Hollywood la fameuse, la décriée, la délurée, la déjantée, la merveilleuse, la gigantesque, la babylonesque Hollywood.
Damien Chazelle n'en est pas à son premier film-essai sur le cinéma Hollywoodien. Il exploitait déjà, avec La La Land, la pente raide vers la machine à rêves. Avec Babylon, il met en lumière sa légende. Babylon est l'écriture mythologique d'Hollywood.
Les pierres fondatrices de la cité : la gloire, la démesure, la foi en les possibles. Le cinéma, nous montre-t-on, est le fruit d'un rêve commun. Rien que ça !
Et Damien Chazelle nous emmène dans son rêve, ce rêve que l'on ne peut que partager avec lui tant sa densité exploite une large palette de registres et de genres. On rit, on frissonne, on pleure (un peu), on chante, on danse, on crie, on joue - on vit. Emportés par la vitalité d'une Margot Robbie qui détient dans son jeu de jambes, de regards et de sourires le secret de la vie, la frontière trop artificielle entre le cinéma et la vie s'estompe. Tantôt l'une devient l'autre, et inversement. En témoignent les scènes surréelles des fêtes, ou la lumière poignante qui émane de ces pellicules minuscules, embryons des nuits effrénées et des rêves éveillés.
Mais le temps passe et avec lui les gloires d'antan. Brad Pitt, toujours immortel, joue la vedette dépassée par le progrès technologique, en un contrepoint aussi drôle que cruel de Chantons sous la pluie. Les références à ce film culte sont nombreuses, la réécriture en est virevoltante, enjouée et poignante.
Au-delà des vies qui se font, se défont, s'unissent et se déchirent, au milieu de cette valse enivrante des pas qui se croisent et que nous montre admirablement le réalisateur, c'est bien un hommage autant qu'une déclaration d'amour au cinéma qui est le thème principal de Babylon.
Ne serait-ce qu'avec les scènes dans le désert, où l'on suit la course folle de tous les agents du cinéma se démenant sur des tournages chaotiques, on sentait déjà l'amour de Damien Chazelle pour un 7ème art ouvert à tous les possibles et aux soubresauts aussi délicieux qu'imprévisibles.
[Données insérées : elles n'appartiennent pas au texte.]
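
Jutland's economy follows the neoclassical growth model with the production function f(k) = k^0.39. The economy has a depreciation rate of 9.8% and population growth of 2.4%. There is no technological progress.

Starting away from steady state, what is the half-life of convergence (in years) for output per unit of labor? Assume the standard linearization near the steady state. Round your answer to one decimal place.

about 9.3 years

Near the steady state the convergence rate is λ = (1 − α)(n + δ).
λ = (1 − 0.39) × 0.122 = 0.61 × 0.122 = 0.07442
Half-life = ln 2 / λ = 0.6931 / 0.07442 ≈ 9.31 years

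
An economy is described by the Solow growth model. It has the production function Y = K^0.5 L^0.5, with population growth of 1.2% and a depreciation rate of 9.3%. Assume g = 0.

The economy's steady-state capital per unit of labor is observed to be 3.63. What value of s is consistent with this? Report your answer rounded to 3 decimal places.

s ≈ 0.200

Steady state requires s·f(k) = (n + δ)·k, i.e. s·k^α = (n + δ)·k.
So s / (n + δ) = (k*)^(1−α) = 3.63^0.5 = 1.9053.
Therefore s = 1.9053 × (n + δ) = 1.9053 × 0.105 = 0.2001.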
La technique ensuite, aussi merveilleuse qu'impitoyable, devient le cœur de sa réflexion dans des scènes déjà anthologiques.
Enfin, la sociologie du cinéma est pointée du doigt. D'un art populaire, balbutiant, inclusif et explosif, l'on passe peu à peu à un cinéma plus discriminant et les fêtes orgiaques font place aux cocktails mondains où tout semble figé et déjà mort, jusqu'à ce que, une fois de plus, Margot Robbie vienne mettre les pieds dans le plat. Littéralement.
Le réalisateur bien propre, aux plans soignés, à la technique impeccable, si bien ordonnés qu'ils laissaient parfois des spectateurs froids et indifférents, défend ici le chaos esthétique du cinéma, le sale, l'ordurier, l'abject. Qui l'eût cru ? Parlez-lui volontiers d'excréments d'éléphant, il en fera de l'or.
Chazelle écrit ici une ode au cinéma, à l'art de la vie réalisée, à cet art grandiose fait de l'assemblage de vies minuscules et insignifiantes. Le cinéma comme l'alambic alchimique de prédilection, comme le creuset des rêves. Le réalisateur, dans une dernière série d'images qui auraient tout aussi bien pu suivre le générique, remercie tous ceux qui ont fait le cinéma, qui ont alimenté le rêve et ouvert l'horizon des possibles : des frères Lumière à James Cameron en passant par Luis Bunuel ou Kubrick...
Le film aurait certes pu être un peu moins long (2h40 auraient fait amplement l'affaire), mais même après plus de trois heures de course folle sur la côte Ouest, l'on regrette de ne pas poursuivre encore cette odyssée cinématographique.
Qu'importe ? Elle n'est jamais bien loin, c'est notre rêve commun.